Cómo medir el tiempo del olvido

Mercedes Bisordi. Foto: Tito Benedetto.

Una lectura detenida de "El tiempo que lleve olvidar", la primera novela de Mercedes Bisordi.

Buenas noticias. La editorial Alto Pogo (Buenos Aires) acaba de publicar, con total acierto y justicia, la primera novela de Mercedes Bisordi. La presentó en Rincón una noche que quienes estuvimos recordaremos como feliz. No es fácil decir mucho de El tiempo que lleve olvidar, hay que leerla y saber escucharla. No es una novela más.

Cuando empecé a leer los manuscritos tuve la sensación de entrar de golpe a un lugar plenamente desconocido, nítido y ajeno. Al rato iba desorientado, como Margarito arrastrando sus vientos y sus bártulos al costado de la ruta, con la memoria inundada y la certeza de ya no hay camino para salir del todo, para salir entero.

Leí en estos días los nombres Miguel Briante y Haroldo Conti. Entiendo la relación y no me parece forzada, pero sí un poco improductiva y quizás innecesaria. Tenemos por costumbre asimilar lo desconocido a partir de parámetros, esquemas y clasificaciones que aprendimos y fuimos construyendo; con lo cual, buscar antecedentes o precursores de esta novela  quizás sea un ejercicio necesario o inevitable para que, una vez ahí, en El tiempo que lleve olvidar, intentemos aferrarnos a algo, para leer, para subirnos a un tractor que nos sacude y sentir el motor como una música, oler el bañado y el frío, sentir el tiempo como una promesa, como lo único que existe fuera de ese rayo de luz que va despedazando la noche.

Cierto recaudo es necesario entonces, pero también (ojo la tosca), corremos el riesgo de hacer de ese mecanismo cognitivo un mero mecanismo de defensa, en un intento de amansar, aunque sea a palazos, este texto indómito, de puro miedo nomás. Conviene aguantar lo más posible su diferencia, su singularidad inquietante. El Tiempo que lleve olvidar es una novela bellísima y desafiante, y esto que digo, sin duda, también tiene un dejo de prudente exorcismo.

Kalimba sueña películas de amores suaves, había escrito yo en otro texto que se me borró, kalimba no escuchó los redondos, pero, como dije, insistimos en traducir todo a nosotros mismos. Esta novela, no. Catorce años tardó Kalimba en encontrar su nombre, pero la llaman la Karina o la Dalila o directamente le dicen puto, porque Kalimba no es un nombre, lógico. Azucena sí tiene nombre, pero usa el pelo corto y pantalón, anda calzada. A Azucena le dicen la alunada, la malanoche le dicen…
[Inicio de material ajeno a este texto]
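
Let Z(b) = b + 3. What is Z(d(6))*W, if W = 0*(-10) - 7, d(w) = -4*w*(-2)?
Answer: -357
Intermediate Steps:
d(w) = 8*w
Z(b) = 3 + b
W = -7 (W = 0 - 7 = -7)
Z(d(6))*W = (3 + 8*6)*(-7) = (3 + 48)*(-7) = 51*(-7) = -357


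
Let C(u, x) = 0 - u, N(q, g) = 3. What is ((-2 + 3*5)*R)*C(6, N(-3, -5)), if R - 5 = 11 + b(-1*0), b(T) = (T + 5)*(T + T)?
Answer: -1248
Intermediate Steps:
b(T) = 2*T*(5 + T) (b(T) = (5 + T)*(2*T) = 2*T*(5 + T))
C(u, x) = -u
R = 16 (R = 5 + (11 + 2*(-1*0)*(5 - 1*0)) = 5 + (11 + 2*0*(5 + 0)) = 5 + (11 + 2*0*5) = 5 + (11 + 0) = 5 + 11 = 16)
((-2 + 3*5)*R)*C(6, N(-3, -5)) = ((-2 + 3*5)*16)*(-1*6) = ((-2 + 15)*16)*(-6) = (13*16)*(-6) = 208*(-6) = -1248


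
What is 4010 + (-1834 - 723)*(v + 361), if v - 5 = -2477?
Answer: 5401837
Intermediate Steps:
v = -2472 (v = 5 - 2477 = -2472)
4010 + (-1834 - 723)*(v + 361) = 4010 + (-1834 - 723)*(-2472 + 361) = 4010 - 2557*(-2111) = 4010 + 5397827 = 5401837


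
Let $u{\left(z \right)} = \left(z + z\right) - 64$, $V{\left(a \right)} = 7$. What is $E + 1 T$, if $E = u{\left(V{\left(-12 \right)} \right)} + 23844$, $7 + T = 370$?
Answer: $24157$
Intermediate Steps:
$T = 363$ ($T = -7 + 370 = 363$)
$u{\left(z \right)} = -64 + 2 z$ ($u{\left(z \right)} = 2 z - 64 = -64 + 2 z$)
$E = 23794$ ($E = \left(-64 + 2 \cdot 7\right) + 23844 = \left(-64 + 14\right) + 23844 = -50 + 23844 = 23794$)
$E + 1 T = 23794 + 1 \cdot 363 = 23794 + 363 = 24157$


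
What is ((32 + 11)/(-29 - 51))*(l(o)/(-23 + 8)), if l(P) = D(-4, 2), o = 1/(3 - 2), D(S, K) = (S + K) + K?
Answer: 0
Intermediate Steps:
D(S, K) = S + 2*K (D(S, K) = (K + S) + K = S + 2*K)
o = 1 (o = 1/1 = 1)
l(P) = 0 (l(P) = -4 + 2*2 = -4 + 4 = 0)
((32 + 11)/(-29 - 51))*(l(o)/(-23 + 8)) = ((32 + 11)/(-29 - 51))*(0/(-23 + 8)) = (43/(-80))*(0/(-15)) = (43*(-1/80))*(0*(-1/15)) = -43/80*0 = 0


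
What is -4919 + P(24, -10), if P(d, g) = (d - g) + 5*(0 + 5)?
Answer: -4860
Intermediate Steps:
P(d, g) = 25 + d - g (P(d, g) = (d - g) + 5*5 = (d - g) + 25 = 25 + d - g)
-4919 + P(24, -10) = -4919 + (25 + 24 - 1*(-10)) = -4919 + (25 + 24 + 10) = -4919 + 59 = -4860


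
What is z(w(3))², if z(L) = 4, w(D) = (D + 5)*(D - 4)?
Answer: 16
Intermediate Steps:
w(D) = (-4 + D)*(5 + D) (w(D) = (5 + D)*(-4 + D) = (-4 + D)*(5 + D))
z(w(3))² = 4² = 16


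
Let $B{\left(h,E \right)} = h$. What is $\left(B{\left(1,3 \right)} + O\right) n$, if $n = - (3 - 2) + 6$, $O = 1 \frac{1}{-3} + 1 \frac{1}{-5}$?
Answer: $\frac{7}{3} \approx 2.3333$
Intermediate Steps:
$O = - \frac{8}{15}$ ($O = 1 \left(- \frac{1}{3}\right) + 1 \left(- \frac{1}{5}\right) = - \frac{1}{3} - \frac{1}{5} = - \frac{8}{15} \approx -0.53333$)
$n = 5$ ($n = \left(-1\right) 1 + 6 = -1 + 6 = 5$)
$\left(B{\left(1,3 \right)} + O\right) n = \left(1 - \frac{8}{15}\right) 5 = \frac{7}{15} \cdot 5 = \frac{7}{3}$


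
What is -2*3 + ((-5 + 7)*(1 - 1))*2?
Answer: -6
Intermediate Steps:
-2*3 + ((-5 + 7)*(1 - 1))*2 = -6 + (2*0)*2 = -6 + 0*2 = -6 + 0 = -6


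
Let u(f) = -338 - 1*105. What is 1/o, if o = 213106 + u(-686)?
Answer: 1/212663 ≈ 4.7023e-6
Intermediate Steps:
u(f) = -443 (u(f) = -338 - 105 = -443)
o = 212663 (o = 213106 - 443 = 212663)
1/o = 1/212663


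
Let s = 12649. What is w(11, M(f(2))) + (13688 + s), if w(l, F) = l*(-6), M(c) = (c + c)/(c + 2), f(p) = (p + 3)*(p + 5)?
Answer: 26271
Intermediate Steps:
f(p) = (3 + p)*(5 + p)
M(c) = 2*c/(2 + c) (M(c) = (2*c)/(2 + c) = 2*c/(2 + c))
w(l, F) = -6*l
w(11, M(f(2))) + (13688 + s) = -6*11 + (13688 + 12649) = -66 + 26337 = 26271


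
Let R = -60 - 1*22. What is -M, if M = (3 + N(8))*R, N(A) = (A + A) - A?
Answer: 902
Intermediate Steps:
N(A) = A (N(A) = 2*A - A = A)
R = -82 (R = -60 - 22 = -82)
M = -902 (M = (3 + 8)*(-82) = 11*(-82) = -902)
-M = -1*(-902) = 902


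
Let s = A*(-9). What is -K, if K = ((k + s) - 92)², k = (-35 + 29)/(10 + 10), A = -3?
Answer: -426409/100 ≈ -4264.1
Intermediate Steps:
k = -3/10 (k = -6/20 = -6*1/20 = -3/10 ≈ -0.30000)
s = 27 (s = -3*(-9) = 27)
K = 426409/100 (K = ((-3/10 + 27) - 92)² = (267/10 - 92)² = (-653/10)² = 426409/100 ≈ 4264.1)
-K = -1*426409/100 = -426409/100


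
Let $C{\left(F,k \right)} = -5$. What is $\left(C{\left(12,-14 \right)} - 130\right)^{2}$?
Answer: $18225$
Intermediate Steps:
$\left(C{\left(12,-14 \right)} - 130\right)^{2} = \left(-5 - 130\right)^{2} = \left(-135\right)^{2} = 18225$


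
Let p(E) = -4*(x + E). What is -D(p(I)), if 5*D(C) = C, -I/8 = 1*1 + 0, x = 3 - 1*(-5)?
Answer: 0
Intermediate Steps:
x = 8 (x = 3 + 5 = 8)
I = -8 (I = -8*(1*1 + 0) = -8*(1 + 0) = -8*1 = -8)
p(E) = -32 - 4*E (p(E) = -4*(8 + E) = -32 - 4*E)
D(C) = C/5
-D(p(I)) = -(-32 - 4*(-8))/5 = -(-32 + 32)/5 = -0/5 = -1*0 = 0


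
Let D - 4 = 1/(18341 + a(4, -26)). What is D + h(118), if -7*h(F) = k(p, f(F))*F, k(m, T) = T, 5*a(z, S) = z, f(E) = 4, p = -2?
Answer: -40718761/641963 ≈ -63.429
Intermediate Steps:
a(z, S) = z/5
h(F) = -4*F/7
D = 366841/91709 (D = 4 + 1/(18341 + (⅕)*4) = 4 + 1/(18341 + ⅘) = 4 + 1/(91709/5) = 4 + 5/91709 = 366841/91709 ≈ 4.0001)
D + h(118) = 366841/91709 - 4/7*118 = 366841/91709 - 472/7 = -40718761/641963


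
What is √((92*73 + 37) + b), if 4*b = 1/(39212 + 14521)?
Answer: √77989999680201/107466 ≈ 82.177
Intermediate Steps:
b = 1/214932 (b = 1/(4*(39212 + 14521)) = (¼)/53733 = (¼)*(1/53733) = 1/214932 ≈ 4.6526e-6)
√((92*73 + 37) + b) = √((92*73 + 37) + 1/214932) = √((6716 + 37) + 1/214932) = √(6753 + 1/214932) = √(1451435797/214932) = √77989999680201/107466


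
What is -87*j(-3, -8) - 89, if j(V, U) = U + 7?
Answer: -2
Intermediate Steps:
j(V, U) = 7 + U
-87*j(-3, -8) - 89 = -87*(7 - 8) - 89 = -87*(-1) - 89 = 87 - 89 = -2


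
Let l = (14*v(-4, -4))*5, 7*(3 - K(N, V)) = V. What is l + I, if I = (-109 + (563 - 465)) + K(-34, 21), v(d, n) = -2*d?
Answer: 549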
Rubito se apellida Cardozo pero solo hasta que el padre le dé su apellido nuevo, el de heredero, mientras tanto Rubito esquila ovejas y cuenta cuentos y cuenta ovejas, cuenta un cuento largo como esperanza de pobre que ya nadie escucha. La muerte es un vacío que se parece al hambre y se llena con versos y retazos, que vienen de lejos y de abajo, como un rumor y como un viento.

Hace poco vi una instalación: en el centro de una sala oscura, una caja grande con varios agujeros, desde los cuales se podían ver miniaturas, como micromundos iluminados. Cada uno de estos relatos que se van entretejiendo es como esos agujeros, como una entrada a un fragmento de novela o novela en miniatura en la que la voz narradora no sabe ni una migaja más ni una migaja menos que lo que cuenta. El tiempo que lleve olvidar es una y varias novelas. La diferencia con la caja es que no se puede ver de afuera, ni salir ileso, aunque nos sacudamos como perros mojados.

Entre que leí el manuscrito y el libro pasaron más de cuatro años, enseguida sentí que volvía a un lugar que se iba tornando familiar a la velocidad en que se recupera una lengua materna, o una canción de cuna. El tiempo que lleve olvidar para mí todavía no pasó y estoy seguro de que lo mismo le va pasar a cada persona que se le anime.

El viento viene, el viento se va, sin más razón, el tiempo nos lleva y el tiempo nos trae, como ese mate caliente y amargo que se ceba en silencio a la mañana, bajo el murmullo de un brasero que no podemos dejar de oír ni después de cerrar el libro, hagan la prueba.